Он бы и рад, конечно, расслабиться но он сам «наложил сухой закон на группу», как говорит Майк, а курить уже давно бросил. Ну как бросил?
– Очередная последняя? – иронизирует названный идол группы.
– Ой, заткнись, Саймон, – огрызается он. – Да-да, вот такое я трепло безвольное.
На самом деле, Саймон тоже трепло безвольное, и ему дико стыдно за то, что уже второй раз он делает вид, что водка не пахнет. Трой категорически не согласен, что дурные привычки никогда по-настоящему не бросаются, докуривает как последний раз в жизни, выкидывает в трубу ментальную медальку за достижение, и снова обещает себе «никогда больше».
Хуже всего, что он в порядке, в образцово-показательном злоебучем порядке. Без единой нездоровой привычки – хоть на выставку отправляй. Единственный плюс всего этого треклятого ЗОЖа: бежать он может очень долго. Гораздо дольше Саймона. Объективно (наверное, скорее всего) он реально в хорошей физической форме и хочется спросить в толпу: какого хуя?
Он боится, что коллеги не будут малодушничать, уличат нарушителя и сдадут ему, как сдала Эмма, потому что он хоть и «нехаризматичный», но все равно лидер группы и несёт ответственность за Саймона. А он, конечно, в порядке и отличной физической форме, но чисто по-человечески просто не вывозит.
Ещё больше он боится, что в один прекрасный день, пока он отвернётся, кто-нибудь из его любимых алкашей залезет в бутылку так далеко, что не сможет выбраться обратно. А он просто ляжет рядом и сдохнет от стыда и горести.
∞ ∞ ∞
Ночью он разглядывает обои напротив кровати и убеждает себя, что он слишком взрослый и здравомыслящий для всей этой ебанины. Но на следующий день всё равно чаще смотрится в экран монитора, чем в зеркало, чтобы убедиться, что вот здесь все его слова переврали, а тут вообще ничего не оставили, зато описание красочное.
«Ну и хер с ним», – думает Трой и покупает кофту с капюшоном себе назло просто потому что может позволить себе потратить кучу денег на то, что ему не нравится. Она слишком тёмная по цвету, возмутительно среднего размера, и наверняка ему не идёт, а он даже не пытается её украсить. Комфорта она приносит мало, в итоге он всё равно выглядит «издёрганным и беспокойным». Но он греет хотя бы, этот унылый кусок одежды, потому что в последнее время он мёрзнет постоянно и согревается только в свете прожекторов.
∞ ∞ ∞
Он помнит, как затащил Сидни в магазин за шмотками, потому что зачем стирать, когда можно купить новые? Пока сам он завис у стенда с дешёвыми очками в ярких оправах, Сидни неспешно, но внимательно изучает футболки с принтами, особенно Дональда Дака, который, судя по лицу настроен как всегда решительно.

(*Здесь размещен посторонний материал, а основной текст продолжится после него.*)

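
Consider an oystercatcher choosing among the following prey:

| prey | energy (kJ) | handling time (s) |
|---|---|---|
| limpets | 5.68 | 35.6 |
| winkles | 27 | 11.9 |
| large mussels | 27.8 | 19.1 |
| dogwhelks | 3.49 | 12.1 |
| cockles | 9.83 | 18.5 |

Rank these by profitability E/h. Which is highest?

Profitability E/h (kJ/s): limpets = 5.68/35.6 = 0.16, winkles = 27/11.9 = 2.27, large mussels = 27.8/19.1 = 1.46, dogwhelks = 3.49/12.1 = 0.288, cockles = 9.83/18.5 = 0.531.
Ranked: winkles > large mussels > cockles > dogwhelks > limpets.

winkles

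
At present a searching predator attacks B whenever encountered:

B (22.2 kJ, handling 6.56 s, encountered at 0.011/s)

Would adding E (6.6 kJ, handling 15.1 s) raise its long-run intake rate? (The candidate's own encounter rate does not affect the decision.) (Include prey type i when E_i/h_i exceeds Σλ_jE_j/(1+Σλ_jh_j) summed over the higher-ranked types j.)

Yes

Intake rate on the current diet: R = (0.011×22.2) / (1 + 0.011×6.56) = 0.2442/1.072 = 0.2278 kJ/s.
Profitability of E: 6.6/15.1 = 0.4371 kJ/s.
0.4371 > 0.2278, so adding E raises the average — include it.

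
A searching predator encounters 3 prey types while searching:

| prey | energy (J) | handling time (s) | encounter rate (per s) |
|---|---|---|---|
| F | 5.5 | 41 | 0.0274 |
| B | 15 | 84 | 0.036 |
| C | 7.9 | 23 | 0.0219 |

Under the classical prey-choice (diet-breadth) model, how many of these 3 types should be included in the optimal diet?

Rank by E/h (J/s): C 0.343, B 0.179, F 0.134. Include each in turn until the next type's E/h falls below the running intake rate.
Rate on top 1: 0.1151. B: 0.179 > 0.1151 → include.
Rate on top 2: 0.1575. F: 0.134 < 0.1575 → exclude; stop.
Optimal diet: C, B — 2 of 3 types.

2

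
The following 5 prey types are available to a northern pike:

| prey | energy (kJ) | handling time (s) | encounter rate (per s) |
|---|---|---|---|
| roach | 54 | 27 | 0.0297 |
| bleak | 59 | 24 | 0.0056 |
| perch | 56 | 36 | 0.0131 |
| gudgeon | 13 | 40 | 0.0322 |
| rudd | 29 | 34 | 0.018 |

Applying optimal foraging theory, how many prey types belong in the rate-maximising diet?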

– Очень твоё, – протягивает Сидни.
– Только не «M», ненавижу этот размер, – хнычет Трой.
– Чем тебе буква не угодила?
– Мне нравятся «иксы» на бирочках, другие буквы ещё куда ни шло, но «М» – это хуже всего, типа средний, средний – это невидимый.
– Пояснительную бригаду в студию, – допрашивает приятель.
– Ну это как… Если я ограблю банк, и потом свидетелей будут спрашивать «опишите грабителя», а они скажут: «Ну он был среднего роста, среднего размера»…
Сидни закипает от смеха:
– Ты что угодно, кроме «среднего».
– Но на ярлыке-то другое написано.
Приятель со вздохом достает маркер из кармана, что-то чиркает с изнанки на пресловутой футболке с Дональдом Даком и протягивает ему.
– Меряй, бери, пошли на кассу. Я заплачу.
На бирке красуется надпись «XM». Футболка сидит замечательно.
∞ ∞ ∞
Вообще если взвесить, то скорее получится, что добрые слова конкретных важных людей весомее, чем невразумительные подъебы серой массы. Но когда смешиваешь, весь этот компот всё равно отдаёт кошачьей ссаниной, как то вино, про которое Саймон сказал, что это утончённые нотки «пипи де ша», так и должно быть, «ничего ты не понимаешь». Но он потом всё равно в гугле проверил, что «pipi de chat» – реально кошачья ссанина, и вот именно так благоухает общественное мнение всем своим букетом.
Поэтому однажды утром перед очередным интервью Трой открывает рот и сам удивляется своим словам.
– Я не пойду.
– Ты фронтмен группы, – убеждает Ральф несколько аргументов спустя.
– Мне этого говна не надо.
– Трой, ну что ты в самом деле. Интервью – часть работы, мы сейчас не в том положении, чтобы халтурить, – напоминает Ральф.
– Я нормально свою работу работаю, а они потом всякий шлак пишут.
– Ну не читай.
– А смысл, тогда интервью давать, если «не читай»? Заебали.
– Так кого им еще доставать? – вмешивается Майк. – Мы же охуенные здоровые белые гетеромужики в самом расцвете сил. Привилегированные! Не докопаешься к наездам.
Доскональное описание в устах Майка звучит забавно, но у него не хватает чувства юмора, чтобы посмеяться.
– Что на тебя нашло? – недоумевает Ральф. – Вы же с Майком обычно впереди планеты всей языками почесать.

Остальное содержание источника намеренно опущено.